When Charles Taylor engaged in explorations of modern social imaginaries more than two decades ago, he could hardly have predicted how popular his inquiry would become among political and legal philosophers in recent years. Imaginaries precede theoretical knowledge and refer to the ways people imagine and share their social existence. As deeply entrenched modes of collective understanding, they evolve in society and represent a symbolic dimension in which members imagine their collective existence and living as a whole.

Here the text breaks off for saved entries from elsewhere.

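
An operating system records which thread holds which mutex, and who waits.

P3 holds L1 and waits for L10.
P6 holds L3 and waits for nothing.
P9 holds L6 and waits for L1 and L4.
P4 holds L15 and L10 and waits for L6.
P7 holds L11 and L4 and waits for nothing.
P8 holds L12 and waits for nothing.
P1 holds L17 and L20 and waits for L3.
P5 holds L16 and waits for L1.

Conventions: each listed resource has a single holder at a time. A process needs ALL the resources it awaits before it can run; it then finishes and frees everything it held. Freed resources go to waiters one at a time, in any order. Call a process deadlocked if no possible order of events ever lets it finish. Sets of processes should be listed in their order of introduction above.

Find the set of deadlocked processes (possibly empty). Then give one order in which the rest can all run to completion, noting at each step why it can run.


The deadlocked set is P3, P9, P4 and P5.
Key observation: the waits loop around P3 -> P4 -> P9 -> P3 with no way out; P5 waits into the deadlock from upstream.
The rest can finish in the order P6, P8, P1, P7.
Check, step by step:
  run P6 (it waits on nothing); releases L3
  run P8 (it waits on nothing); releases L12
  run P1 (all its waits — L3 — are resolved); releases L17 and L20
  run P7 (it waits on nothing); releases L11 and L4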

Against this conceptual background, the talk explored the tradition of legal normativism and Hans Kelsen’s adoption of political imaginaries of democracy as a critical response to the varieties of legal and political existentialism in the early 20th century. Subsequently, this tradition was contrasted to the more recent philosophy of Jan Patočka, particularly his critique of instrumental and abstract reason typical of modern society and its totalitarian tendencies. Highlighting his notion of dissent as a negative voice of daimonion, the talk outlined its importance for modern democracies associated with legitimation by consensus and human rights. The contrast of the imaginaries of democracy and dissent were employed to recover an idea of humanity beyond the human condition.

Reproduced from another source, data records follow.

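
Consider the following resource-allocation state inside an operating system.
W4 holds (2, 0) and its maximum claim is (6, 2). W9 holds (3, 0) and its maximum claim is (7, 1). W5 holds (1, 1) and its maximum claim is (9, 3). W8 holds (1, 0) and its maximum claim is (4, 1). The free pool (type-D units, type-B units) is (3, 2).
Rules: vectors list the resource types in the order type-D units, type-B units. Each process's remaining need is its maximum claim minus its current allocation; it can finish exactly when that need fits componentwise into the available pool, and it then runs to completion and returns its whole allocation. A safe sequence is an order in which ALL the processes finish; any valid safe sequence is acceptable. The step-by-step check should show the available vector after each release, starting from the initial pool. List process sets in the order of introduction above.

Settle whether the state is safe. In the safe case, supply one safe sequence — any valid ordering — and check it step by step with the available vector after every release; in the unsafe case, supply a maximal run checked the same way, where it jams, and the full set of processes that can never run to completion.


SAFE. One safe sequence: W8, W4, W9, W5.
Key observation: reading the order forward, W8 is the first process whose need (3, 1) meets the free pool (3, 2) exactly on a resource it requests.
Walking it through:
  pool = (3, 2)
  W8 needs (3, 1) <= (3, 2) -> finishes; pool += (1, 0) = (4, 2)
  W4 needs (4, 2) <= (4, 2) -> finishes; pool += (2, 0) = (6, 2)
  W9 needs (4, 1) <= (6, 2) -> finishes; pool += (3, 0) = (9, 2)
  W5 needs (8, 2) <= (9, 2) -> finishes; pool += (1, 1) = (10, 3)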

Jiří Přibáň is an author, translator and essayist specializing in the areas of philosophy of law, sociology and politology. He is Professor of Law at Cardiff University’s School of Law and Politics and a graduate of Charles University in Prague, where he was appointed Professor of Legal Theory, Philosophy and Sociology in 2002, and has been a Visiting Professor and scholar at the European University Institute in Florence, the University of California in Berkeley, and the University of New South Wales, Sydney, among others. His latest book The Defence of Constitutionalism: The Czech Question in Post-national Europe was published by Karolinum in 2017.